Figure 5. p53 is required for aciculatin to trigger cell cycle arrest and apoptosis.

A, p53-KO HCT116 cells were incubated with aciculatin (5–10 µM) for 48 h. Cell viability was then determined by MTT assay. The results were compared with wild-type HCT116 cells. Mean ± SE from 3 independent experiments. *P<0.05 and **P<0.01. B, p53-KO HCT116 cells were starved overnight and then incubated with vehicle (0.1% DMSO) or aciculatin (10 µM) for different periods. The DNA proportion was subsequently analyzed by PI staining. The cell cycles of p53-WT and p53-KO HCT116 cells after treatment of 18 h are shown. The G1 proportions of both cell lines were compared. Mean ± SE values from 3 independent experiments. *P<0.05 and ***P<0.001. C, p53-WT and p53-KO HCT116 cells were incubated with aciculatin (10 µM) for 24 h and 48 h and then harvested for detection of p53, caspase activation, and cleavage of PARP (upper). p53-WT and p53-KO cells were treated with vehicle (0.1% DMSO) or aciculatin (10 µM) for 24 h and were subsequently analyzed by PI staining.
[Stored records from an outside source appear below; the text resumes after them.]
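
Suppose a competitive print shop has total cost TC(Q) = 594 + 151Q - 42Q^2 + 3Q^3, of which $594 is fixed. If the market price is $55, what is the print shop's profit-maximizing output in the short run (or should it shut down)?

Strip out fixed cost: VC = 151Q - 42Q^2 + 3Q^3. Then AVC = 151 - 42Q + 3Q^2 and MC = 151 - 84Q + 9Q^2.
AVC hits its minimum where MC = AVC, at Q = 7, giving min AVC = 151 - 42·7 + 3·7^2 = $4.
Because $55 ≥ $4, revenue can cover variable cost; the firm operates.
P = MC gives 96 - 84Q + 9Q^2 = 0, with roots 4/3 and 8. Take the larger (rising MC): Q* = 8.
Check: AVC at Q = 8 is $7 ≤ P, so revenue covers variable cost.
Profit = P·Q − TC = 55·8 − 650 = -$210, a loss, but smaller than the $594 fixed cost the firm would lose by shutting down.

Produce at Q = 8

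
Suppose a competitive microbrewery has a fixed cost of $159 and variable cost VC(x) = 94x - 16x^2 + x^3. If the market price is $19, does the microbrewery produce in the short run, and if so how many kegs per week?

Shut down

Variable cost is VC = 94x - 16x^2 + x^3, so AVC = VC/x = 94 - 16x + x^2 and MC = dTC/dx = 94 - 32x + 3x^2.
The AVC parabola has its vertex at x = 16/2 = 8, where AVC = 94 - 16·8 + 8^2 = $30.
Since P = $19 < min AVC = $30, price fails to cover variable cost at any output.
Shutting down limits the loss to fixed cost, $159.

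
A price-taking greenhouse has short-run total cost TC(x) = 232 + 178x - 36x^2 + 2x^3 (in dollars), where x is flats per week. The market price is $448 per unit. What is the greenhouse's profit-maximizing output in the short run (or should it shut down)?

Produce at x = 15

Strip out fixed cost: VC = 178x - 36x^2 + 2x^3. Then AVC = 178 - 36x + 2x^2 and MC = 178 - 72x + 6x^2.
AVC is minimized where dAVC/dx = -36 + 4x = 0, at x = 9; min AVC = 178 - 36·9 + 2·9^2 = $16.
Since P = $448 ≥ min AVC = $16, price covers variable cost and the firm should produce.
Set P = MC: 448 = 178 - 72x + 6x^2 → -270 - 72x + 6x^2 = 0. The roots are x = -3 and x = 15; the profit-maximizing output is on the rising part of MC, so x* = 15.
Check: AVC at x = 15 is $88 ≤ P, so revenue covers variable cost.
Profit = P·x − TC = 448·15 − 1552 = $5168.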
The induction of sub-G1 phase of each group was determined (lower bar chart). **P<0.005. D, HCT116 cells were treated with various concentrations of aciculatin (5, 7.5, and 10 µM). After 24 h and 48 h aciculatin treatment, The levels of p53, p21, pRb and PUMA were then determined (upper). p53 siRNA was used to knock down the p53 level of HCT116 and A549 cells, which were then treated with aciculatin for 24 h. The cells were harvested for detection of p53 and apoptotic related proteins (lower). E, p53 knock-down HCT116 and A549 cells were treated with aciculatin (10 µM) for 40 h and then double stained with annexin V-FITC and PI. The percentages of fluorescently labeled cells were determined by flow cytometry.